Still another advantage is that the buttressing pledget can be manufactured from a radiopaque material. The advantage of a radiopaque material is apparent to the surgical user. For example, in cardiovascular surgery it may be important, if not critical, to know the postoperative location of the pledgets that were used. Knowing the postoperative location, the surgeon or medical technologist can make a prognosis of the patient's wound healing process.
An X-ray photograph, a CAT scan or a similar image can identify the pledget's radiopaque material, and thus show the surgeon or technologist the location of the piedgets. This in turn can indicate that the suturing or stapling technique used by the surgeon is efficacious to the wound healing process.
A further advantage is that the holes formed through a molded or extruded pledget of this invention can be built up around the edges such that the pledget is structurally stronger in these places than the prior art buttressing pledgets. For contrast, please see the edges of the buttressing pledget openings 24, 26 and 42 as shown in U.S. Pat. No. 4,823,794 FIGS. 1 and 2, or the opening in the pledget 16 as shown in U.S. Pat. No. 4,549,545 FIG. 1.
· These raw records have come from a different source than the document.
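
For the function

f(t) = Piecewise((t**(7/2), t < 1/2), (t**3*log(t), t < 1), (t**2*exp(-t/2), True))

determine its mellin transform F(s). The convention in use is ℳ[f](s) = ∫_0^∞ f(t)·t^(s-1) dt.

(32*2**(2*s)*(2*s + 7)*(2*s + (s + 2)**2 + 5)*uppergamma(s + 2, 1/2) - 8*2**s*(2*s + 7) + 2*s + (s + 2)*(2*s + 7)*log(2) + (2*s + 7)*log(2) + sqrt(2)*(2*s + (s + 2)**2 + 5) + 7)/(8*2**s*(2*s + 7)*(2*s + (s + 2)**2 + 5))
  Re(s) > -7/2

remove the shared t-power first: t**3 on [0, 1/2); t**(5/2)*log(t) on [1/2, 1); t**(3/2)*exp(-t/2) on [1, ∞)
remove the shared t-power first: t**2 on [0, 1/2); t**(3/2)*log(t) on [1/2, 1); sqrt(t)*exp(-t/2) on [1, ∞)
invert the shared t-power to get t**(3/2) on [0, 1/2); t*log(t) on [1/2, 1); exp(-t/2) on [1, ∞)
treat the 3 regions marked off by 1/2, 1 separately and sum
on [0, 1/2): add ∫ t**(7/2)·t^(s-1) dt
[1/2, 1) adds the kernel integral of t**3*log(t)
∫ over [1, ∞) of t**2*exp(-t/2)·t^(s-1) joins the sum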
A natural rubber has been disclosed for use as a latex in a neuropledget. The latex is sprayed onto a surface to form a layer. The neuropledget is manufactured by combining the latex layer with an absorbent fibrous material. Please see U.S. Pat. No. 3,825,007, which is more fully cited above. Because the utility disclosed is not a buttressing pledget, because the natural rubber has to be formed into a latex, because the latex is sprayed onto a layer, because the layer is combined with a fibrous composition, this reference is not material to the inventions claimed in this application. Other prior art compositions that have been used to manufacture buttressing pledgets include a Teflon* (DuPont, Del., USA) or polyurethane fibrous mat. Please see U.S. Pat. Nos. 4,549,545 and 4,823,794, which are also cited above.
For a description of a pledget comprising a radiopaque material (Pantopaque*), please see the Journal of Neurosurgery (J. Neurosurg) vol. 44 pages 753-756, 1976. The use of the radiopaque pledget described in this journal article is limited to an arterial embolus and specifically the embolization of an arteriovenous malformation.
For a disclosure of nonpledget medical uses of a silicone rubber, please see Table 3 under the title "Medical Applications" in Encyclopedia Of Polymer Science And Engineering, 2nd Edition, J. Kroschwitz, Ed., vol. 9, page 498, J. Wiley & Sons, NY 1987. It is not seen in any of these uses where there is a teaching or suggestion of a buttressing pledget.
In summary, the surgical community continues to seek a buttressing pledget which will make surgical procedures more efficacious. Please see, e.g., the articles and commentary in The Annals of Thoracic Surgery (Ann Thorac Burg) vol. 41 pages 219-221 and vol. 42 pages 601-603, both published in 1986, and The Journal of Thoracic and Cardiovascular Burgery (J Thorac Cardiovasc Burg) vol. 94 pages 430-433 and 442-443, 1987. These publications are incorporated herein by reference.